Le temps qui n’existe plus dans le film est représenté par cette montre que l’acteur ne cesse de perdre et de chercher comme si c’était la dernière chose qui pouvait encore le lier à la réalité. Nous y découvrons un personnage principal qui nie la vieillesse et la maladie. Colérique, parfois violent, manipulateur et charmeur, voilà ce qu’Anthony nous dévoile au fur et à mesure que le film avance. L’acteur, âgé de 83 ans, nous transmet la complexité de cet état mental encore incurable et les sentiments troublants qui en découlent.
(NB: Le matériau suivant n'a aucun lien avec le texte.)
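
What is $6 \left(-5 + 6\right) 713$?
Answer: $4278$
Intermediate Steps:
$6 \left(-5 + 6\right) 713 = 6 \cdot 1 \cdot 713 = 6 \cdot 713 = 4278$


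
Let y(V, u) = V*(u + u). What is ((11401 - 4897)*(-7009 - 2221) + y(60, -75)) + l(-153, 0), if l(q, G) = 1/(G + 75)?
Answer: -4503068999/75 ≈ -6.0041e+7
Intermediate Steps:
y(V, u) = 2*V*u (y(V, u) = V*(2*u) = 2*V*u)
l(q, G) = 1/(75 + G)
((11401 - 4897)*(-7009 - 2221) + y(60, -75)) + l(-153, 0) = ((11401 - 4897)*(-7009 - 2221) + 2*60*(-75)) + 1/(75 + 0) = (6504*(-9230) - 9000) + 1/75 = (-60031920 - 9000) + 1/75 = -60040920 + 1/75 = -4503068999/75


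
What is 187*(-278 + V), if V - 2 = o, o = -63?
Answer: -63393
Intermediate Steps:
V = -61 (V = 2 - 63 = -61)
187*(-278 + V) = 187*(-278 - 61) = 187*(-339) = -63393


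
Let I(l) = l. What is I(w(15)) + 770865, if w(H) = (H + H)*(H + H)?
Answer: 771765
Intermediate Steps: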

Anthony Hopkins nous bluffe avec son interprétation qui le couronnera de l’Oscar du meilleur acteur près de 30 ans après son rôle, récompensé lui aussi, d’Hannibal Lecter.

© UGC Distribution The Father, Film de Florian Zeller, 2020

Alzheimer, le poids de la mémoire

Nous le savons Alzheimer est une maladie complexe et terrible à vivre. Olivia Colman, jouant le rôle de la fille Anne, se retrouve devant un choix difficile. Elle est tiraillée entre la volonté de s’occuper de son père malade ou le transfert dans une institution, afin de pouvoir partir en France, entre la culpabilité ou le désir de reprendre sa vie en main. Une décision dure face au sentiment d’abandon que son père lui fait ressentir, entre commentaires désobligeants et méchanceté gratuite non cachée. Finalement, ne laissant aucun choix à sa fille après avoir rejeté toutes les aides-soignantes, Anne se retrouve obligée d’abdiquer.

L’actrice nous montre à merveille la difficulté de la maladie et l’impuissance qu’elle ressent face à elle. Alors que le monde d’Anthony se perd dans sa mémoire engourdie, sa fille tente délicatement, et avec beaucoup de patience, de l’emmener vers l’inévitable. En définitive, chaque scènes d’échanges entre les deux acteurs sont bouleversantes et stupéfiantes. Un labyrinthe de souvenirs perdus dans les couloirs d’un appartement londonien entre la porte de la chambre à coucher du père et celle de l’entrée.

Cette pièce adaptée fait partie d’une trilogie écrite par le réalisateur. La Mère (2012) et Le Fils (2018) seront peut être à leur tour adaptée pour le grand écran. En attendant, The Father sortira le 26 mai en France, une semaine après la réouverture de nos tendres cinémas.